La Feria de Hogueras, un evento taurino que ha logrado consolidarse en el calendario cultural, vivió una jornada memorable el 20 de junio de 2026 en la Plaza de Alicante, donde el aforo se llenó con 11.500 espectadores y “no hay billetes” se hizo eco por doquier. La tarde desbordó triunfalismo, con actuaciones que dejaron huella en los asistentes.
Morante de la Puebla, una figura destacada de esta fiesta, recibió al cuarto toro con una serie de faroles que elevaron la expectativa del público. Después de un puyazo contundente, la faena de Morante, aunque extensa, se caracterizó por un bello despliegue de torería y momentos de anarquía que supieron captar la atención. Sin embargo, su lucha culminaría sobre un toro que, aunque había dado lo mejor de sí, ya no contaba con entrega al final del recorrido.
Por su parte, José María Manzanares ofreció una interpretación que se sintió como una danza a gusto con el toro que le tocó en suerte. Apoyado por el ánimo de sus seguidores, Manzanares logró captar la esencia del toreo a pesar de las molestias que le causó el viento. Su faena fue un crescendo de emociones, donde un natural profundo y un final a la derecha dejaron al público encantado. Sin embargo, al enfrentarse al quinto toro, la tarea fue más complicada, con un animal que requería paciencia y astucia para domar.
El espectáculo continuó con la actuación de Roca Rey, cuya entrada al ruedo fue recibida con entusiasmo. Su tercer toro, un colorado ojo de perdiz, levantó a la plaza en lo que se podría describir como una locura colectiva. Un quite bien ejecutado y una serie de muletazos cambiados por la espalda llevaron la actuación a un nivel de fervor que resultó en una ovación estruendosa. A pesar de la lucha intermitente contra el viento que perturba la faena, la entrega del toro y el estilo desafiante de Roca Rey encarnaron el triunfalismo que caracterizó la tarde.
En su siguiente actuación, Roca Rey enfrentó otro toro que, aunque descompuesto y en oleadas, se entregó a la muleta. Aunque la faena no logró tener la ligazón deseada, los muletazos sueltos resonaron con la afición, que se mostró entusiasta al final, sellando la jornada con un entusiasmo palpable.
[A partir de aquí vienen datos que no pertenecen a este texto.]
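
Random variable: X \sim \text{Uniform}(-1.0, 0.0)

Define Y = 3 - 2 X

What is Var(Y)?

For Y = aX + b: Var(Y) = a² * Var(X)
Var(X) = (0 + 1)^2/12 = 0.083333333
Var(Y) = (-2)² * 0.083333333 = 4 * 0.083333333 = 0.33333333

0.33333333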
La corrida comenzó con un toro de pitones cómodos pero que se mostró descompuesto durante toda la lidia, lo que resultó en el descontento de los espectadores. Morante no se detuvo más de lo necesario y la falta de conexión con el toro generó un ambiente tenso entre el público.
Al final de la tarde, los toros de Álvaro Núñez, justos de presencia y con colaboraciones diversas, dejaron un balance interesante en la afición. Morante se llevó una oreja de su segundo toro, mientras que Manzanares y Roca Rey lograron salir a hombros por la Puerta Grande, con un total de tres orejas entre ambos, reflejando así el éxito de una tarde cuajada de emociones y un público con ganas de volver a repetir la experiencia.